Despite rising concern attributed to fentanyl distribution in Ontario, there are medications ready to counteract an overdose
Alberta and B.C. have taken the largest precautions in addressing the fentanyl crisis. In Alberta Health Services announced there will be expanded access to take-home naloxone kits. Naloxone is a drug that can temporarily reverse a fentanyl overdose.
Alberta Health is funding the distribution of 4,000 kits, and providing a mandatory training session that lasts between 10 and 15 minutes.
Twenty-nine walk-in clinics and eight existing harm reduction sites will receive the kits, along with the required prescription and training session.
The naloxone kits contain:
Instructions on how and when to administer the drug;
Two vials of naloxone;
Syringes;
An alcohol swab;
Latex gloves;
A one-way rescue breathing mask.
The naloxone kits contain:
Instructions on how and when to administer the drug;
Two vials of naloxone;
Syringes;
An alcohol swab;
Latex gloves;
A one-way rescue breathing mask.
Ontario should follow suit and prepare for future overdose situations.

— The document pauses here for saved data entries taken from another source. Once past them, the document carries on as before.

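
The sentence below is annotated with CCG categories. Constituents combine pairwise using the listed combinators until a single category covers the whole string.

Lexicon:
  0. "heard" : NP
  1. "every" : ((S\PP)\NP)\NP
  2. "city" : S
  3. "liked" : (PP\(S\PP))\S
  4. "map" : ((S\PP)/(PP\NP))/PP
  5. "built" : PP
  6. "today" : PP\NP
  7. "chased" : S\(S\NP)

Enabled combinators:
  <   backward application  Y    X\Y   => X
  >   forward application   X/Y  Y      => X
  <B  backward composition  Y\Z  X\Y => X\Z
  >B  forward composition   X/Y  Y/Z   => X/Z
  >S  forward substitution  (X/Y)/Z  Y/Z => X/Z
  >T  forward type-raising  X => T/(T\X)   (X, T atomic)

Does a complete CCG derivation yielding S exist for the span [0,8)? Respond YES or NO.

YES

[0,8] S   <
  [0,7] S\NP   <B
    [0,4] PP\NP   <B
      [0,2] (S\PP)\NP   <
        [0,1] "heard" : NP
        [1,2] "every" : ((S\PP)\NP)\NP
      [2,4] PP\(S\PP)   <
        [2,3] "city" : S
        [3,4] "liked" : (PP\(S\PP))\S
    [4,7] S\PP   >
      [4,6] (S\PP)/(PP\NP)   >
        [4,5] "map" : ((S\PP)/(PP\NP))/PP
        [5,6] "built" : PP
      [6,7] "today" : PP\NP
  [7,8] "chased" : S\(S\NP)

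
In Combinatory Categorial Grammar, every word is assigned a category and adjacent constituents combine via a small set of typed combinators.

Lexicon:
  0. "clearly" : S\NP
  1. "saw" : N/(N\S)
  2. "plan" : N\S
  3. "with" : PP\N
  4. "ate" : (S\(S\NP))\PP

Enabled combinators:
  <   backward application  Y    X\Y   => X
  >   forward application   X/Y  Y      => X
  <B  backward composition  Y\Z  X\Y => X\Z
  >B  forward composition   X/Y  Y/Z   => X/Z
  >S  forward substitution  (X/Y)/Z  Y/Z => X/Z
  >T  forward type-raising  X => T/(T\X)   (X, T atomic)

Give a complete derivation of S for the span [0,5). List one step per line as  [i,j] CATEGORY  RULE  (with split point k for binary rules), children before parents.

[0,1] S\NP  lex  "clearly"
[1,2] N/(N\S)  lex  "saw"
[2,3] N\S  lex  "plan"
[1,3] N  >  k=2
[3,4] PP\N  lex  "with"
[1,4] PP  <  k=3
[4,5] (S\(S\NP))\PP  lex  "ate"
[1,5] S\(S\NP)  <  k=4
[0,5] S  <  k=1

[0,5] S   <
  [0,1] "clearly" : S\NP
  [1,5] S\(S\NP)   <
    [1,4] PP   <
      [1,3] N   >
        [1,2] "saw" : N/(N\S)
        [2,3] "plan" : N\S
      [3,4] "with" : PP\N
    [4,5] "ate" : (S\(S\NP))\PP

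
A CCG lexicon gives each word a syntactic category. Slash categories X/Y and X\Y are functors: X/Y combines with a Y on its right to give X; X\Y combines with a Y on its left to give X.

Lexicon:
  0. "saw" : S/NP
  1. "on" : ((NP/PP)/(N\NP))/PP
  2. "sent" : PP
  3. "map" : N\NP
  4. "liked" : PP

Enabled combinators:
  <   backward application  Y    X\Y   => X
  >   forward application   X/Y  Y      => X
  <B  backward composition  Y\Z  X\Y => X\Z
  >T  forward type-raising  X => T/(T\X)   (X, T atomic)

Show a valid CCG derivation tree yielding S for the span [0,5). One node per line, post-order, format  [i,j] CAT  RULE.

[0,5] S   >
  [0,1] "saw" : S/NP
  [1,5] NP   >
    [1,4] NP/PP   >
      [1,3] (NP/PP)/(N\NP)   >
        [1,2] "on" : ((NP/PP)/(N\NP))/PP
        [2,3] "sent" : PP
      [3,4] "map" : N\NP
    [4,5] "liked" : PP

[0,1] S/NP  lex  "saw"
[1,2] ((NP/PP)/(N\NP))/PP  lex  "on"
[2,3] PP  lex  "sent"
[1,3] (NP/PP)/(N\NP)  >  k=2
[3,4] N\NP  lex  "map"
[1,4] NP/PP  >  k=3
[4,5] PP  lex  "liked"
[1,5] NP  >  k=4
[0,5] S  >  k=1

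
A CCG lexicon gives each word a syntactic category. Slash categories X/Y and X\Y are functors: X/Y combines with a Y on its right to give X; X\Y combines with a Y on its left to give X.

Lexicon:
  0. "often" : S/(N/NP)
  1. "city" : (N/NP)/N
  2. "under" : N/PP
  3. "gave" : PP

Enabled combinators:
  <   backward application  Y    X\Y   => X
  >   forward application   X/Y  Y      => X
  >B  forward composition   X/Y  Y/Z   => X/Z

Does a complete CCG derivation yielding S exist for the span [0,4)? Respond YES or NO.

[0,4] S   >
  [0,3] S/PP   >B
    [0,2] S/N   >B
      [0,1] "often" : S/(N/NP)
      [1,2] "city" : (N/NP)/N
    [2,3] "under" : N/PP
  [3,4] "gave" : PP

YES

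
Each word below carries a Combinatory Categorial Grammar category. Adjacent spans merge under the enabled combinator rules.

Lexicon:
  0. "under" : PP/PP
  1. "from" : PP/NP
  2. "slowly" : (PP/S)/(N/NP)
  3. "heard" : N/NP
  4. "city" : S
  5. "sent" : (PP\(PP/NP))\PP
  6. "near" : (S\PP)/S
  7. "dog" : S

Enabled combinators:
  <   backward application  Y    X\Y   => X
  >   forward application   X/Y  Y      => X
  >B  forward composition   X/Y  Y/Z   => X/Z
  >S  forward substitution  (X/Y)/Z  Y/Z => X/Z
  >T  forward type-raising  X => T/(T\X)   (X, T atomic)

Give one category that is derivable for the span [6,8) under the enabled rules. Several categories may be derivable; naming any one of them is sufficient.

S\PP

[0,8] S   <
  [0,6] PP   <
    [0,2] PP/NP   >B
      [0,1] "under" : PP/PP
      [1,2] "from" : PP/NP
    [2,6] PP\(PP/NP)   <
      [2,5] PP   >
        [2,4] PP/S   >
          [2,3] "slowly" : (PP/S)/(N/NP)
          [3,4] "heard" : N/NP
        [4,5] "city" : S
      [5,6] "sent" : (PP\(PP/NP))\PP
  [6,8] S\PP   >
    [6,7] "near" : (S\PP)/S
    [7,8] "dog" : S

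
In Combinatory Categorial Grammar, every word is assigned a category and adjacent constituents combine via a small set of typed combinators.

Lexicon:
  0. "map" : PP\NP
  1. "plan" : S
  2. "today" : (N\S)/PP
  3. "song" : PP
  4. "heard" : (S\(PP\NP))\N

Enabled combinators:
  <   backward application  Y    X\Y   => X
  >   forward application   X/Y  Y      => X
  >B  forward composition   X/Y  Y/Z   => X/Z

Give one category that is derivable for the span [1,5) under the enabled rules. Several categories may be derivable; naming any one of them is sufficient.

S\(PP\NP)

[0,5] S   <
  [0,1] "map" : PP\NP
  [1,5] S\(PP\NP)   <
    [1,4] N   <
      [1,2] "plan" : S
      [2,4] N\S   >
        [2,3] "today" : (N\S)/PP
        [3,4] "song" : PP
    [4,5] "heard" : (S\(PP\NP))\N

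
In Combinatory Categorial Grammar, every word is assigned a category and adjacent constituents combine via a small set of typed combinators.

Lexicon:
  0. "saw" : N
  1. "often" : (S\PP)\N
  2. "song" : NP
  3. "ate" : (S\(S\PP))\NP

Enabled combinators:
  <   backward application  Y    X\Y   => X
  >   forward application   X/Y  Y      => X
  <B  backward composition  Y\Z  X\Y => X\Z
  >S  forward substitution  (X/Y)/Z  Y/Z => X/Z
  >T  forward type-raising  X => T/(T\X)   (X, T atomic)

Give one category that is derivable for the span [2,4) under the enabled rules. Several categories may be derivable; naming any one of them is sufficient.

S\(S\PP)

[0,4] S   <
  [0,2] S\PP   <
    [0,1] "saw" : N
    [1,2] "often" : (S\PP)\N
  [2,4] S\(S\PP)   <
    [2,3] "song" : NP
    [3,4] "ate" : (S\(S\PP))\NP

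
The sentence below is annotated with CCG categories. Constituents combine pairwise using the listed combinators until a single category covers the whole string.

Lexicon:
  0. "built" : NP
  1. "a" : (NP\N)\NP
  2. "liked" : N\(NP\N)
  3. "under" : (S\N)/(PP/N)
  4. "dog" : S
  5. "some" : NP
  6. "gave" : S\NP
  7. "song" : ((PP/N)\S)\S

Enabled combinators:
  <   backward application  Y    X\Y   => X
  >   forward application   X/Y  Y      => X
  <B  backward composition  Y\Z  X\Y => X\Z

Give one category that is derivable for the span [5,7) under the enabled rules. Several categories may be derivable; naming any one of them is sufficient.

S

[0,8] S   <
  [0,3] N   <
    [0,2] NP\N   <
      [0,1] "built" : NP
      [1,2] "a" : (NP\N)\NP
    [2,3] "liked" : N\(NP\N)
  [3,8] S\N   >
    [3,4] "under" : (S\N)/(PP/N)
    [4,8] PP/N   <
      [4,5] "dog" : S
      [5,8] (PP/N)\S   <
        [5,7] S   <
          [5,6] "some" : NP
          [6,7] "gave" : S\NP
        [7,8] "song" : ((PP/N)\S)\S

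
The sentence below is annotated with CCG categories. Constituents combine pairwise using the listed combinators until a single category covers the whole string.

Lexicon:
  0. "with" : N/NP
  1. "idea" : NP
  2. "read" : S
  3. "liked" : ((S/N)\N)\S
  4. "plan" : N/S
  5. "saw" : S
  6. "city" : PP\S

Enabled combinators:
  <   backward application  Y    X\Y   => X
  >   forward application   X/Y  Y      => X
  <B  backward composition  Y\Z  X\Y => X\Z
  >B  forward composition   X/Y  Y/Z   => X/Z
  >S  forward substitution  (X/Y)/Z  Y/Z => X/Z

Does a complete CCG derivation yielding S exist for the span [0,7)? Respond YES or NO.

N/NP NP S ((S/N)\N)\S N/S S PP\S
CKY chart[0,7] = {PP}; S ∉ chart

NO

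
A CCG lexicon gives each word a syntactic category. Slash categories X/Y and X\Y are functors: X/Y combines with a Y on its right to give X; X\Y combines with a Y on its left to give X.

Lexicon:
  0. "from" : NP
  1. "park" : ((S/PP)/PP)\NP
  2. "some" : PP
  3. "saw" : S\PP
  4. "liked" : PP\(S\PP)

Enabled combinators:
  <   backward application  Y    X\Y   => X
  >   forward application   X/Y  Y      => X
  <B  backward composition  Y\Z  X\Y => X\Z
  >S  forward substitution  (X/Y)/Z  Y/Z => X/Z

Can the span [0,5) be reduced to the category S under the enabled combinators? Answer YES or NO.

[0,5] S   >
  [0,3] S/PP   >
    [0,2] (S/PP)/PP   <
      [0,1] "from" : NP
      [1,2] "park" : ((S/PP)/PP)\NP
    [2,3] "some" : PP
  [3,5] PP   <
    [3,4] "saw" : S\PP
    [4,5] "liked" : PP\(S\PP)

YES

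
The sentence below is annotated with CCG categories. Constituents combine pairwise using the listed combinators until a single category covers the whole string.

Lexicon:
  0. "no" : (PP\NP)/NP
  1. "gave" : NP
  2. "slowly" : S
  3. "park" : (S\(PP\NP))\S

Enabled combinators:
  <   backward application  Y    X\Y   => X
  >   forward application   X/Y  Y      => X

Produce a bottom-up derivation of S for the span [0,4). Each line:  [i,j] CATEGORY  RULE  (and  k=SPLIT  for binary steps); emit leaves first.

[0,4] S   <
  [0,2] PP\NP   >
    [0,1] "no" : (PP\NP)/NP
    [1,2] "gave" : NP
  [2,4] S\(PP\NP)   <
    [2,3] "slowly" : S
    [3,4] "park" : (S\(PP\NP))\S

[0,1] (PP\NP)/NP  lex  "no"
[1,2] NP  lex  "gave"
[0,2] PP\NP  >  k=1
[2,3] S  lex  "slowly"
[3,4] (S\(PP\NP))\S  lex  "park"
[2,4] S\(PP\NP)  <  k=3
[0,4] S  <  k=2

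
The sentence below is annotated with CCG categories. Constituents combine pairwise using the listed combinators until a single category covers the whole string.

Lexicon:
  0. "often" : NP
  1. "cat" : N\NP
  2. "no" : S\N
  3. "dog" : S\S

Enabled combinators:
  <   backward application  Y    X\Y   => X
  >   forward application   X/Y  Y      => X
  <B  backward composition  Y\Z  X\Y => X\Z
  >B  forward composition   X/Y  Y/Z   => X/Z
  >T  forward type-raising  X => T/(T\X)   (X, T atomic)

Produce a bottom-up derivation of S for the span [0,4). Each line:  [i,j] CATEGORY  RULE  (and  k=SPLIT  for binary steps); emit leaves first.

[0,1] NP  lex  "often"
[1,2] N\NP  lex  "cat"
[0,2] N  <  k=1
[2,3] S\N  lex  "no"
[3,4] S\S  lex  "dog"
[2,4] S\N  <B  k=3
[0,4] S  <  k=2

[0,4] S   <
  [0,2] N   <
    [0,1] "often" : NP
    [1,2] "cat" : N\NP
  [2,4] S\N   <B
    [2,3] "no" : S\N
    [3,4] "dog" : S\S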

As previously mentioned, a large portion of drug consumption in Ontario will be with the youth. This means high schools, colleges, and universities will have access to illicit drugs (something we all know) so these facilities should have the naloxone kits in order to treat a possible fentanyl overdose.
Something like this is hard to do however. Asking the province to distribute naloxone kits to educational facilities across Ontario is a considerable task when you take into count that fentanyl is not currently scheduled as an epidemic.
But if we to avoid an overdose epidemic, this is a precaution the province must take.
Cocaine will not stop flowing into Canada. The same can be said for heroin, Oxycodone, marijuana, and various other drugs, but now, the issue has elevated into something much more dangerous; fentanyl will continue to be cut into these popular drugs and be distributed throughout the provinces into the hands of the youth, and nobody will even know it’s there.